- Walgreen Boots Alliance, the company that owns Walgreens, made steps in diversifying its senior leadership, according to its 2020-2021 diversity, equity and inclusion report released Sept. 29. In 2019, 10% of the company's board of directors were people of color; currently, 25% of board members are people of color. WBA also increased the percentage of women on its board, moving from 30% in 2019 to 41.7% today. On March 15, 2021, WBA appointed Rosalind (Roz) Brewer as CEO, making it 1 of 2 companies in the Fortune 500 with a Black female CEO.
- Other actions WBA made included adding "equity" to its "diversity and inclusion" platform, adding "inclusion" to its other corporate values, establishing the Vaccine Equity Initiative to create equitable access to vaccines, and diversifying its supply offering, especially integrating more beauty and hair products for Black women.
- WBA's current corporate DEI goals include increasing representation for women globally by 3% over the prior year, increasing representation of underrepresented racial and ethnic groups in U.S. leadership roles by 2% over the prior year, ensuring 100% use of diverse candidate slates and diverse interview panels for for leadership roles and spending $500 million with Tier 1 diverse suppliers. Meeting these goals will account for 10% of fiscal 2021 WBA bonus criteria.
Diversity in leadership is often where companies fall short in their DEI goals. While Target made strides in 2020, for example, White people remain overrepresented among its leaders compared with people of color; 50% of Target's team members overall are people of color, but that same group makes up 24% of its leadership team. Despite its strides, WBA has similar numbers.

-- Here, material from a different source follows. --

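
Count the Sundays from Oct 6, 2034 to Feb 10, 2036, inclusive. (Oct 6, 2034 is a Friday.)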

Such discrepancies in representation among senior leaders are common. People of color face a number of well-recorded challenges on their way to the C-suite, according to a Gartner report from this past summer, including slower rates of promotion and a "worse perception of leadership potential." According to the report, HR managers suggested a lack of "diverse leadership talent in the pipeline" was responsible for the poor representation.
With last year's heightened focus on DEI, several strategies have emerged to help organizations overcome this challenge. The role of mentorship in helping underrepresented groups rise through the ranks has become clear, particularly as a 2019 Center for Talent Innovation survey found that nearly 3 in 4 senior leaders had mentees that were of the same race and gender, fostering so-called mini-me syndrome.
HR teams can also focus more attention on the hiring process, using strategies that prioritize inclusion, like team-based hiring efforts that allow more people to weigh in on candidates and ensuring evaluation criteria are up to date.